BEST POSE EVER: Ardha Matsyendrasana. Addresses these tensions and aches and never seems to make them worse; always better, no matter HOW DEEP I take the pose.
Also good poses, these days: Gomukhasana. Agnistambhasana (double pigeon). I used to LOATHE those poses, and now they provide such nice release. Heh--the whole puzzle is right there, no doubt.
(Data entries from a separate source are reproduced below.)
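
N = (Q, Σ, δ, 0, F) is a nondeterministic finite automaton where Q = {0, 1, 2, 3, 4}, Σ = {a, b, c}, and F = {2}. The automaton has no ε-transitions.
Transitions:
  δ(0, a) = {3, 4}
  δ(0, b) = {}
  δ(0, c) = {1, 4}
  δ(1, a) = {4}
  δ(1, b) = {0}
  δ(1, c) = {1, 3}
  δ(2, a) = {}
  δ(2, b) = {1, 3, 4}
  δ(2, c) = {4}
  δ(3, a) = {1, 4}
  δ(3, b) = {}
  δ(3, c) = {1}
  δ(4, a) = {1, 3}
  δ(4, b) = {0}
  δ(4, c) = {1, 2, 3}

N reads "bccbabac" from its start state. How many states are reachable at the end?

0

Start: {0}
read b: {}
The reachable set is empty and stays empty for the remaining 7 symbols.
Final reachable set {} has 0 states.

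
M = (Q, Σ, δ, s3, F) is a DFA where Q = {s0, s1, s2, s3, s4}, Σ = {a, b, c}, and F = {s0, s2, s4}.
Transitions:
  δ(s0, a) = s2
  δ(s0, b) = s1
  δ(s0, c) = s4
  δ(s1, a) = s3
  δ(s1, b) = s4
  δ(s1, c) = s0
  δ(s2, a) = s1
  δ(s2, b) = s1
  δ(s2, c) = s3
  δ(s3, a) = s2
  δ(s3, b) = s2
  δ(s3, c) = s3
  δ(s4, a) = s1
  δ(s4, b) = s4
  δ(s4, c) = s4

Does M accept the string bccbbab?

accepted

s3 --b--> s2
s2 --c--> s3
s3 --c--> s3
s3 --b--> s2
s2 --b--> s1
s1 --a--> s3
s3 --b--> s2
End in state s2, which is an accepting state.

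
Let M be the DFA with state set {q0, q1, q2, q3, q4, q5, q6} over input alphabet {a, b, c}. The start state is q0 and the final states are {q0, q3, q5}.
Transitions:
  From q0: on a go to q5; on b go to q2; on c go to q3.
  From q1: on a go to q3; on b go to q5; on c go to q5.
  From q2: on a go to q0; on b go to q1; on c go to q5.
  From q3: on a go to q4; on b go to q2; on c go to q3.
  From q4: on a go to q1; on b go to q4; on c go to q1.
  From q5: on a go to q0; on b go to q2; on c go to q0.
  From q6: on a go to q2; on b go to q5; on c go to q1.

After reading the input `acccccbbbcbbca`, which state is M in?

q0 --a--> q5
q5 --c--> q0
q0 --c--> q3
q3 --c--> q3
q3 --c--> q3
q3 --c--> q3
q3 --b--> q2
q2 --b--> q1
q1 --b--> q5
q5 --c--> q0
q0 --b--> q2
q2 --b--> q1
q1 --c--> q5
q5 --a--> q0

q0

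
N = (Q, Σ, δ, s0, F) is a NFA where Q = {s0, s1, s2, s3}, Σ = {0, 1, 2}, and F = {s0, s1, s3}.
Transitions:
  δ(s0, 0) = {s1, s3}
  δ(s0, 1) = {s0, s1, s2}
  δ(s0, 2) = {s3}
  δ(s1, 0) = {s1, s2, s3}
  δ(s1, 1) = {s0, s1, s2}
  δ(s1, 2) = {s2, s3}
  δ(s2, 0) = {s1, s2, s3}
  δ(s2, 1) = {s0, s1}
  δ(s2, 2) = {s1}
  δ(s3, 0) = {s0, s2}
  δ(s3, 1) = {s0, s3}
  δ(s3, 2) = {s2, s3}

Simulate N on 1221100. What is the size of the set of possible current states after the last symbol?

4

Start: {s0}
read 1: {s0, s1, s2}
read 2: {s1, s2, s3}
read 2: {s1, s2, s3}
read 1: {s0, s1, s2, s3}
read 1: {s0, s1, s2, s3}
read 0: {s0, s1, s2, s3}
read 0: {s0, s1, s2, s3}
Final reachable set {s0, s1, s2, s3} has 4 states.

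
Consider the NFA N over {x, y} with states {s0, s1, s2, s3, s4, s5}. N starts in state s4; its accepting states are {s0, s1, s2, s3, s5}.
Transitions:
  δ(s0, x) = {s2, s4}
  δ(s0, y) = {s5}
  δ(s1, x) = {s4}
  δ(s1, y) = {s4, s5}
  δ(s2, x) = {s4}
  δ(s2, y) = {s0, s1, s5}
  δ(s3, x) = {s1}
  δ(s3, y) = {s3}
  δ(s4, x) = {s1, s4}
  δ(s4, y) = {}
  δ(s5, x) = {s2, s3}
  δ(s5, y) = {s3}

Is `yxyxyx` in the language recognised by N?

rejected

Start: {s4}
read y: {}
The reachable set is empty and stays empty for the remaining 5 symbols.
Reachable ∩ accepting = {} — empty.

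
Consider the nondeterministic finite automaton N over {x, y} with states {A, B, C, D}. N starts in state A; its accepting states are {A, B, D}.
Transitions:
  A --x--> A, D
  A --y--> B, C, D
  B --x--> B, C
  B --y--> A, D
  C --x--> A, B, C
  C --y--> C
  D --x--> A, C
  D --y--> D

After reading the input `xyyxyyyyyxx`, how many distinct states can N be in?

4

Start: {A}
read x: {A, D}
read y: {B, C, D}
read y: {A, C, D}
read x: {A, B, C, D}
read y: {A, B, C, D}
read y: {A, B, C, D}
read y: {A, B, C, D}
read y: {A, B, C, D}
read y: {A, B, C, D}
read x: {A, B, C, D}
read x: {A, B, C, D}
Final reachable set {A, B, C, D} has 4 states.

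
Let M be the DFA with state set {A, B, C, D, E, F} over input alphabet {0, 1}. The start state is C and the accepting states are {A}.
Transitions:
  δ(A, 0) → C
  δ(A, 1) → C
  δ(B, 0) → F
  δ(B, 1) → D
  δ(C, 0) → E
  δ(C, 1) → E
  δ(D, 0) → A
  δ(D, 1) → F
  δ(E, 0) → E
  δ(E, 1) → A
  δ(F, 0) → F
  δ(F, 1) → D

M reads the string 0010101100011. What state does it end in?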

Anyway, my idea is that Intermediate, if this is how it affects "western guy hips," is all about teaching men what pregnancy might feel like. I've been told that pregnant women, in a yoga class, will be quite strong and flexible, and that their practices will vary day to day. Check. I'm still strong, still flexy, and my practice varies virtually day to day, sometimes precipitously. There's pain, but it's not always pain, sometimes it's release, and sometimes that's emotional, which then brings physical release. Some days it's better to work into it and some days it's better to leave it alone.
I feel like my hips are about to give birth to SOMETHING and I don't know what it is. Other times, it feels like there's so much torque going on in the glutes and hips, that I'm going to "pull free" on the line between them and turn into one of those long-bellied snaking energy people from old Odilon Redon paintings.
I remember Jason talking about being adjusted in Kapo by Sharath, and describing the abdominal and armpit work as "ripping(!)" (parenthetical exclamation point, his). That's also in the mix. I wonder if my dual quest for Kapo/dropbacks isn't working itself out like this.
Another tricky thing is, I don't think I'm overworking those poses. I drop back, two hands to wall, bend elbows, spring up. Four or five times at most, per practice. Sometimes in Intermediate I'll take ten breaths in my modified Kapo, but it's not like I'm doing the pose five times. This hip business just seems to be par for the course where Intermediate and I are concerned.
After all, it's not like my WHOLE YOGA PRACTICE hasn't been, at times, about the tight right glutes/abs I've inherited, I think from 1993's appendectomy. This is simply another incarnation of an area of long term fascial/muscular/energetic/emotional interest.
Aside from this hip-glutes-abs ring of fascia, I feel pretty good; even the healing left wrist permits Intermediate's arm balances or Primary's vinyasa, without hurting the next day (but I still don't handstand on it). So, since all of this sensation is not "overwork" pain, or really pain of any kind, I'm going to assume it is a cocoon for transformation. Grow, emerge, take flight. It's springtime, after all.
1 comment:
"I can't tell what the heck is going on, and whether I want to leave this ring of fascia alone or work it out."
This is a sensation that happens. I have talked to a few people in intermediate especially who get this nagging deep in the psoas, frontal hip flexors. From their exprience, I'd say be a bit careful about going in to this outside of practice, though that urge may arise.
Perhaps strangely, it sounds delicious. Ambivalently so, but I sometimes really miss the days when there was meaningful sensation in the hips. That transformative release is not as much a part of my experience now, and sometimes there's a slackness or absence of precision as a result.